COPPER
A-Chuquicamata-ta, it Means No Worries… or Does it?
May 2019
Codelco’s Chuquicamata mine and smelting center are located in Northern Chile, near the city of Calama and is the largest open-pit mine in the world. In 2018, Codelco—a state-owned Chilean copper mining company which produces 10% of the world’s copper—announced a planned US$5.55bn expenditure to convert the Chuquicamata mine from an open pit mine to an underground block caving operation—part of Codelco’s 10-year US$39bn overhaul of its core assets.

The large-scale change was a necessity; the Chilean Mine has been producing copper for almost a century but would have ceased to be profitable within the next decade if it kept using surface mining methods. Despite its necessity, the move, set to increase Chuquicamata life span by at least 40 years, has not been without its challenges.

 

 

Despite some stoppages at Chuquicamata during February, as heavy rains forced operations to temporarily halt, the world’s largest miner has seen general success and smooth operations while transitioning to underground mining at the site. Initial underground operations began in March, with Codelco aiming for full commercial production to begin in the second half of 2019.

The issues Codelco has faced largely stemmed from its Chilean smelting operations. The company halted significant smelting capacity in December of 2018 in order to bring it in line with new emissions standard and expected to bring it back online in early 2019. Codelco contracted SNC-Lavalin for the site work but missed initial March deadlines and continued to see delays. Upon inspection, Codelco also found numerous issues with the quality of work on site, and eventually removed SNC-Lavalin from the project entirely.

Removing SNC has caused significant delays to the re-activation of the smelter. Codelco anticipates related losses of around US$40m. The company has resumed works, but a full restart remains elusive—meaning that half of the company’s smelting capacity in the area remains curtailed. Ballooning costs have added to the initial US$2bn price tag of the smelter overhaul, placing the mining giant further into debt.

Despite these issues, Codelco remains optimistic that the Chiquicamata underground transition, which will utilise the high-efficiency block caving method, will spur the company back into good fortunes.

Block caving is an underground hard rock mining method that, as the name suggests, involves allowing an ore body to cave. First, a large section of rock is undercut, creating a drawing point to collect the rock as it caves under the influence of gravity. Then, the caving ore is collected into a previously developed series of funnels and access tunnels located underneath the broken rock. Drilling and blasting are often used as part of this method, to precipitate the rock caving or increase rock fragmentation for handling purposes. The block caving method is often investigated when a hard rock open pit operation reaches the end of its life span, as it offers similar rates and operating costs.

1.7Mt of copper ore reserves at 0.7% and molybdenum—a silvery-white metal that is used in steel alloys—at 502ppm have been identified under the open pit. The expected throughput rate is 140,000 tonnes per day of ore or 336kt of  copper and more than 18kt of fine molybdenum per annum at current recovery rate. The new block caving operation consists of four production levels: a 7.5km main access tunnel, five clean air injection ramps, and two air-extraction shafts, in addition to other work.

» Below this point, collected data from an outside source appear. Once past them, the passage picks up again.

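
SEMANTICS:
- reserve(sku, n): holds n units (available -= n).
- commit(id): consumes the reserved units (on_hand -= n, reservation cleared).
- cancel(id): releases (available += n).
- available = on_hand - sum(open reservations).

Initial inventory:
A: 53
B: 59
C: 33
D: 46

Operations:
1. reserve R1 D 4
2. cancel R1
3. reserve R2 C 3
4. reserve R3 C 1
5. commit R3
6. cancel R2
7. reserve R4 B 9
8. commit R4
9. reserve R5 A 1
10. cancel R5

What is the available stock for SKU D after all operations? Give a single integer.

Answer: 46

Derivation:
Step 1: reserve R1 D 4 -> on_hand[A=53 B=59 C=33 D=46] avail[A=53 B=59 C=33 D=42] open={R1}
Step 2: cancel R1 -> on_hand[A=53 B=59 C=33 D=46] avail[A=53 B=59 C=33 D=46] open={}
Step 3: reserve R2 C 3 -> on_hand[A=53 B=59 C=33 D=46] avail[A=53 B=59 C=30 D=46] open={R2}
Step 4: reserve R3 C 1 -> on_hand[A=53 B=59 C=33 D=46] avail[A=53 B=59 C=29 D=46] open={R2,R3}
Step 5: commit R3 -> on_hand[A=53 B=59 C=32 D=46] avail[A=53 B=59 C=29 D=46] open={R2}
Step 6: cancel R2 -> on_hand[A=53 B=59 C=32 D=46] avail[A=53 B=59 C=32 D=46] open={}
Step 7: reserve R4 B 9 -> on_hand[A=53 B=59 C=32 D=46] avail[A=53 B=50 C=32 D=46] open={R4}
Step 8: commit R4 -> on_hand[A=53 B=50 C=32 D=46] avail[A=53 B=50 C=32 D=46] open={}
Step 9: reserve R5 A 1 -> on_hand[A=53 B=50 C=32 D=46] avail[A=52 B=50 C=32 D=46] open={R5}
Step 10: cancel R5 -> on_hand[A=53 B=50 C=32 D=46] avail[A=53 B=50 C=32 D=46] open={}
Final available[D] = 46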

Codelco has now officially underground operation—ahead of schedule—with first ore extraction seen in early April, totaling more than 8kt. Commercial production is expected to start in the second half of the year. The company is also planning to jump on the automation and digitization train with the assistance of Sandvik. Indeed, Codelco has contracted the Swedish mining equipment manufacturer to implement AutoMine—a tele-remote for loading and hauling—and OptiMine—which offers a real-time view of underground mining operations—before the mine reaches commercial production.